Located on 75 acres and about 15 minutes from Savannah, Lake Mayer Park contains a freshwater lake, a jogging and cycling track, along with 18 fitness stations and a 1.7-mile trail loop. 

The complex also features a baseball and softball field, tennis courts, basketball courts, volleyball courts, handball courts and a dog exercise area. Two pavilions are available for rent, along with plenty of parking and restrooms. A fishing pier and a boat ramp leads to the well-stocked lake where you can catch bass, catfish and perch. 
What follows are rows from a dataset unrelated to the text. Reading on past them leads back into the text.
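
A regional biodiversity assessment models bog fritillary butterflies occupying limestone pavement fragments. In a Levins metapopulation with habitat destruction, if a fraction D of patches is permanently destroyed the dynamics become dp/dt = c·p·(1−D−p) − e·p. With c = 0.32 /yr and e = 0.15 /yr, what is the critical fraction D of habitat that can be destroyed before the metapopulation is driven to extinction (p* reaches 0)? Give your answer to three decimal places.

The nontrivial equilibrium is p* = (1−D) − e/c; extinction occurs when this hits zero.
So D_crit = 1 − e/c = 1 − 0.15/0.32 = 1 − 0.4688 = 0.5312.
Note this equals the original equilibrium occupancy — the Levins extinction-debt result.

0.531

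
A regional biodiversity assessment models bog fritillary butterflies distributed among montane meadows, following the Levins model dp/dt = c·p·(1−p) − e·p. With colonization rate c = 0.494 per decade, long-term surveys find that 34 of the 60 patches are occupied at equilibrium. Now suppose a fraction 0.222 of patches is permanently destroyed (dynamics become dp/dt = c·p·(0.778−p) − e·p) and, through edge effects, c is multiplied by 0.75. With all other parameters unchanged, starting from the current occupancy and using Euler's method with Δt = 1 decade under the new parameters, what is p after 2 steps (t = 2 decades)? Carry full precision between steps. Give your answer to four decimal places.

0.4372

Observed p* = 34/60 = 0.56667.
Balance c(1−p*) = e gives e = 0.494×(1 − 0.56667) = 0.21407.
Starting from p₀ = 0.56667; update p ← p + (dp/dt)·Δt with the new parameters.
p: 0.56667 → 0.48973  (Δp = -0.07694)
p: 0.48973 → 0.43720  (Δp = -0.05253)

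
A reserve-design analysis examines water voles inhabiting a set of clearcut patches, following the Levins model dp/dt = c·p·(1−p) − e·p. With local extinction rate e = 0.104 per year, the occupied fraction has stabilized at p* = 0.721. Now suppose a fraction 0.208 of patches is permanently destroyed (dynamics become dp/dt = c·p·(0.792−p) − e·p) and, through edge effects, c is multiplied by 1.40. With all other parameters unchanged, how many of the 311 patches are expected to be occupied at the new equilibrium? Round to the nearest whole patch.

Balance c(1−p*) = e gives c = e/(1 − 0.72100) = 0.104/0.27900 = 0.37276.
New p* = 0.792 − e/c = 0.792 − 0.10400/0.52186 = 0.59271.
Expected occupied = 311 × 0.59271 = 184.33 ≈ 184.

184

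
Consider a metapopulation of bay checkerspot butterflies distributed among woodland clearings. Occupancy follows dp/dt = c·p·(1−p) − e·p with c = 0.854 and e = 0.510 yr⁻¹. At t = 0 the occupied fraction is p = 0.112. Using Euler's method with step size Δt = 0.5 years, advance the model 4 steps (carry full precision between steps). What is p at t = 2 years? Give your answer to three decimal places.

Update rule: p ← p + [c·p·(1−p) − e·p]·Δt with Δt = 0.5.
  1  |  dp/dt·Δt = +0.013908  |  p_1 = 0.125908
  2  |  dp/dt·Δt = +0.014887  |  p_2 = 0.140795
  3  |  dp/dt·Δt = +0.015752  |  p_3 = 0.156547
  4  |  dp/dt·Δt = +0.016462  |  p_4 = 0.173009

0.173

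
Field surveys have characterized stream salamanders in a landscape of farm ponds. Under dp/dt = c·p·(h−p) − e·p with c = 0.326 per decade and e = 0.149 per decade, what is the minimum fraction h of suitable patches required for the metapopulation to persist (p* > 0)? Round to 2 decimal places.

0.46

p* = h − e/c is positive only when h > e/c.
h_min = e/c = 0.149/0.326 = 0.4571.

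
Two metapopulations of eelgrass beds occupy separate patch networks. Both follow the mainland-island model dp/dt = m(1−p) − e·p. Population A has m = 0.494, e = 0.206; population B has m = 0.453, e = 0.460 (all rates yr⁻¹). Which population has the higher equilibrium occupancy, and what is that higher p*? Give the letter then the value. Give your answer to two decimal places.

A: p*_A = m/(m+e) = 0.494/0.7000 = 0.7057.
B: p*_B = 0.453/0.9130 = 0.4962.
A is higher at 0.7057.

A, 0.71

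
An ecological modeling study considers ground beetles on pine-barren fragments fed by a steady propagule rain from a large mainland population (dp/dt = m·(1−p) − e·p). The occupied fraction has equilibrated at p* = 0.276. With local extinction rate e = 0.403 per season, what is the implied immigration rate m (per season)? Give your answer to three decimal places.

0.154

At equilibrium m(1−p*) = e·p*, so m = e·p*/(1−p*).
m = 0.403 × 0.276 / 0.7240 = 0.1112/0.7240 = 0.1536.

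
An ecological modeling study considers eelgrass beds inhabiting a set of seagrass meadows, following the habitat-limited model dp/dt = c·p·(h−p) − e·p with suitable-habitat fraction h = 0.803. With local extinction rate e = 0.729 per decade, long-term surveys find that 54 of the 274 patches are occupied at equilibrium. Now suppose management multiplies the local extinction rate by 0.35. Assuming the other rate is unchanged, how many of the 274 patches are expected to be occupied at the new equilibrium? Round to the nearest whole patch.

Observed p* = 54/274 = 0.19708.
Balance c(h−p*) = e gives c = e/(0.803 − 0.19708) = 0.729/0.60592 = 1.20313.
New p* = 0.803 − e/c = 0.803 − 0.25515/1.20313 = 0.59093.
Expected occupied = 274 × 0.59093 = 161.91 ≈ 162.

162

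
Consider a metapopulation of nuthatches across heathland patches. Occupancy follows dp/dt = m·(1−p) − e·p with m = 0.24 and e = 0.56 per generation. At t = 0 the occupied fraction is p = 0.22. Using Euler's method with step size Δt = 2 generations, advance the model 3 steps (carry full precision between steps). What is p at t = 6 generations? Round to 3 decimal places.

0.317

Update rule: p ← p + [m·(1−p) − e·p]·Δt with Δt = 2.
step 1: Δp = +0.12800, p = 0.34800
step 2: Δp = -0.07680, p = 0.27120
step 3: Δp = +0.04608, p = 0.31728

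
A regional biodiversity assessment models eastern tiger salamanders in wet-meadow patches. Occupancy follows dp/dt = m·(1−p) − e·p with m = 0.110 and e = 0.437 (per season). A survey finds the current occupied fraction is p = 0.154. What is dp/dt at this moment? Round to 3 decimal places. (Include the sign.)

0.026

Colonization term: m·(1−p) = 0.110×0.8460 = 0.09306.
Extinction term: e·p = 0.06730.
dp/dt = 0.09306 − 0.06730 = 0.02576.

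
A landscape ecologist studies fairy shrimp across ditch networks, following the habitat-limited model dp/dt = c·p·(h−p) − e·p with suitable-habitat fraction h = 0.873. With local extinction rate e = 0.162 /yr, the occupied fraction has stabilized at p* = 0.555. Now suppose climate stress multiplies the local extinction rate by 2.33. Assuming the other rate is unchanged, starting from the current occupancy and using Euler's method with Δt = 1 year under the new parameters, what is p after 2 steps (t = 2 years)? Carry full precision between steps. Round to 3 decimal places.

Balance c(h−p*) = e gives c = e/(0.873 − 0.55500) = 0.162/0.31800 = 0.50943.
Starting from p₀ = 0.55500; update p ← p + (dp/dt)·Δt with the new parameters.
step 1: Δp = -0.11958, p = 0.43542
step 2: Δp = -0.06729, p = 0.36813

0.368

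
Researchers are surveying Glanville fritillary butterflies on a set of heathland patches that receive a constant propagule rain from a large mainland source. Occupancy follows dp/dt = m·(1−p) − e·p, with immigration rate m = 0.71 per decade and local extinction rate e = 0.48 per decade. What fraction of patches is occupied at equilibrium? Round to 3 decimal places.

Setting dp/dt = 0: m − m·p* = e·p*, so m = (m+e)·p*.
p* = m/(m+e) = 0.71/(0.71+0.48) = 0.71/1.1900 = 0.5966.

0.597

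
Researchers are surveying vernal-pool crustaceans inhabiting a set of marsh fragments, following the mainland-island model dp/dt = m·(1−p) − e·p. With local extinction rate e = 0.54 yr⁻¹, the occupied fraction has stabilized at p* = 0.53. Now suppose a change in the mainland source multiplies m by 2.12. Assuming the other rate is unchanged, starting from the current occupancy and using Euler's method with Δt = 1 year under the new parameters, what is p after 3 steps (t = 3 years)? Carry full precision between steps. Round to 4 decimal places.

Balance m(1−p*) = e·p* gives m = e·p*/(1−p*) = 0.54×0.53000/0.47000 = 0.60894.
Starting from p₀ = 0.53000; update p ← p + (dp/dt)·Δt with the new parameters.
t = 1: p = 0.53000 + (+0.32054) = 0.85054
t = 2: p = 0.85054 + (-0.26635) = 0.58419
t = 3: p = 0.58419 + (+0.22133) = 0.80552

0.8055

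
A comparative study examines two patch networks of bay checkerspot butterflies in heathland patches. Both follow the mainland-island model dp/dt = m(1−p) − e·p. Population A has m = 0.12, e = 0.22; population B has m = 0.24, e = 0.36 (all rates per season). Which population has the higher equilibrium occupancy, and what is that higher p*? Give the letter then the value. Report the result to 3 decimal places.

A: p*_A = m/(m+e) = 0.12/0.3400 = 0.3529.
B: p*_B = 0.24/0.6000 = 0.4000.
B is higher at 0.4000.

B, 0.400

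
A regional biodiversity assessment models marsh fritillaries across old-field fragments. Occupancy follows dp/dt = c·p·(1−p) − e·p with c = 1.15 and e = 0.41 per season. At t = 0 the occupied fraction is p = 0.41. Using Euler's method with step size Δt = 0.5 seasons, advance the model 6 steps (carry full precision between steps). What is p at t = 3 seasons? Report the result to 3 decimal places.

0.616

Update rule: p ← p + [c·p·(1−p) − e·p]·Δt with Δt = 0.5.
step 1: Δp = +0.05504, p = 0.46504
step 2: Δp = +0.04771, p = 0.51276
step 3: Δp = +0.03854, p = 0.55130
step 4: Δp = +0.02922, p = 0.58052
step 5: Δp = +0.02102, p = 0.60153
step 6: Δp = +0.01451, p = 0.61604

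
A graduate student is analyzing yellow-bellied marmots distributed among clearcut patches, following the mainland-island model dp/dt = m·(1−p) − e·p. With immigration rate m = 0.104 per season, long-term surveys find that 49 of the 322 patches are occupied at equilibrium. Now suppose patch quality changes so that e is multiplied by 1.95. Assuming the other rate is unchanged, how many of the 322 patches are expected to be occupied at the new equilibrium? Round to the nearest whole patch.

Observed p* = 49/322 = 0.15217.
Balance m(1−p*) = e·p* gives e = m(1−p*)/p* = 0.104×0.84783/0.15217 = 0.57945.
New p* = m/(m+e) = 0.10400/(0.10400+1.12993) = 0.08428.
Expected occupied = 322 × 0.08428 = 27.14 ≈ 27.

27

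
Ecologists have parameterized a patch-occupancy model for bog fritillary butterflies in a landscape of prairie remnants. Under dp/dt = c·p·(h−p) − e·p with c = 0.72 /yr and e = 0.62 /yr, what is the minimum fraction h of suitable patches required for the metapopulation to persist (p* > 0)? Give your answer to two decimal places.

0.86

p* = h − e/c is positive only when h > e/c.
h_min = e/c = 0.62/0.72 = 0.8611.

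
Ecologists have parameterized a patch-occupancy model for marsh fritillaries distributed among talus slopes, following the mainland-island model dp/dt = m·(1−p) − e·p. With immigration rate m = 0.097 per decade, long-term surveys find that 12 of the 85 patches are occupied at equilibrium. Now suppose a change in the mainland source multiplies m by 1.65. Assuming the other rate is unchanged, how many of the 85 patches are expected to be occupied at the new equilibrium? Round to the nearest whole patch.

18

Observed p* = 12/85 = 0.14118.
Balance m(1−p*) = e·p* gives e = m(1−p*)/p* = 0.097×0.85882/0.14118 = 0.59007.
New p* = m/(m+e) = 0.16005/(0.16005+0.59007) = 0.21337.
Expected occupied = 85 × 0.21337 = 18.14 ≈ 18.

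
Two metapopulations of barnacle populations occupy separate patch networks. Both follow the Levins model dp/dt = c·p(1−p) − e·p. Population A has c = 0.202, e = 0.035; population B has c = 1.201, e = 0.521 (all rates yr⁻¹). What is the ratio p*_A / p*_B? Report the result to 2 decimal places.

1.46

A: p*_A = 1 − 0.035/0.202 = 0.8267.
B: p*_B = 1 − 0.521/1.201 = 0.5662.
p*_A / p*_B = 0.8267/0.5662 = 1.4602.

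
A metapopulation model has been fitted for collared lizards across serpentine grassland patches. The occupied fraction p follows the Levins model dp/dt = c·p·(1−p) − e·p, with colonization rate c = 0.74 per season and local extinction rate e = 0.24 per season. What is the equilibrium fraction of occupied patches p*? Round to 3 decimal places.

0.676

Setting dp/dt = 0 and dividing through by p* gives c·(1−p*) = e.
So p* = 1 − e/c = 1 − 0.24/0.74 = 1 − 0.3243 = 0.6757.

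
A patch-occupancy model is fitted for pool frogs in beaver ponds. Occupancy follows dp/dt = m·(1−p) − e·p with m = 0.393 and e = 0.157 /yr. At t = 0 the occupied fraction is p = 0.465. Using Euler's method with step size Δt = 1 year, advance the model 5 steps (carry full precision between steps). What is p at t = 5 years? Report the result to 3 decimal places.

Update rule: p ← p + [m·(1−p) − e·p]·Δt with Δt = 1.
p: 0.46500 → 0.60225  (Δp = +0.13725)
p: 0.60225 → 0.66401  (Δp = +0.06176)
p: 0.66401 → 0.69181  (Δp = +0.02779)
p: 0.69181 → 0.70431  (Δp = +0.01251)
p: 0.70431 → 0.70994  (Δp = +0.00563)

0.710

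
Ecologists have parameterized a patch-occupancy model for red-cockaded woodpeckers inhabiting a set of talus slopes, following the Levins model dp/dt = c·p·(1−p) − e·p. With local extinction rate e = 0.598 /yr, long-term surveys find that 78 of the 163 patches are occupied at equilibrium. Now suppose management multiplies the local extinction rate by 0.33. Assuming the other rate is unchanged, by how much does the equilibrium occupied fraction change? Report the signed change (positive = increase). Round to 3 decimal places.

Observed p* = 78/163 = 0.47853.
Balance c(1−p*) = e gives c = e/(1 − 0.47853) = 0.598/0.52147 = 1.14676.
New p* = 1 − e/c = 1 − 0.19734/1.14676 = 0.82792.
Δp* = 0.82792 − 0.47853 = +0.34939.

0.349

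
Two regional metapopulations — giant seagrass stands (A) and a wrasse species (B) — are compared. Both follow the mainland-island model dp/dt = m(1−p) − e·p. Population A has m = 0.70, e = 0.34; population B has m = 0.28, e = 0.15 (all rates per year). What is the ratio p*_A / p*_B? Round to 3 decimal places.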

A large square park with a statue on a plinth in the center
The bus stop scenes in the film 

Chippewa Square

Best park for art lovers 

Chippewa Square, one of Savannah’s 22 squares located in the historic district, is a great place to sit under shady live oaks right in the center of the city. Savannah’s squares are rather small, with most measuring 200 x 200 ft. 

Part of the 1994 movie, Forrest Gump, was filmed in this famous square. You’ll immediately recognize the scene where Tom Hanks sat at the bus stop (if you can’t, don’t worry there’s a sign). 

Art fans should check out the Gallery Espresso and Roots Up Gallery to support the local art scene. The Savannah Art Association Gallery also represents many local artists showcasing mediums such as pottery and folk art. 

Architecture buffs should head to the Philbrick-Eastman House. The grand Greek revival style home which dates back to 1847, features beautiful columns and a fence surrounding it with medallions of prominent Savannah historical figures. 

A long empty pathway lined with trees that meet in the middle at canopy level to form an archway
Giant oaks covered with Spanish moss line the paths of the Wormsloe Estate © Serge Skiba / Shutterstock

Wormsloe Historic Site

Best place for photographers

Wormsloe, located 15 minutes from Savannah’s historic district, is one of the city’s oldest estates. Dating back to the 1700s, the site is situated among giant oaks and Spanish moss. View the oldest standing structure in Savannah – Wormsloe Village – as you stroll through this timeless environment. 

From the 1500s to the 1800s, Tabby (a substance made from shells, sand and lime) was used in the southeast to build houses, which you will see here. A museum dedicated to Wormsloe's history can be toured by visitors. Wormsloe's beautiful scenery and rich history are a delight for all ages.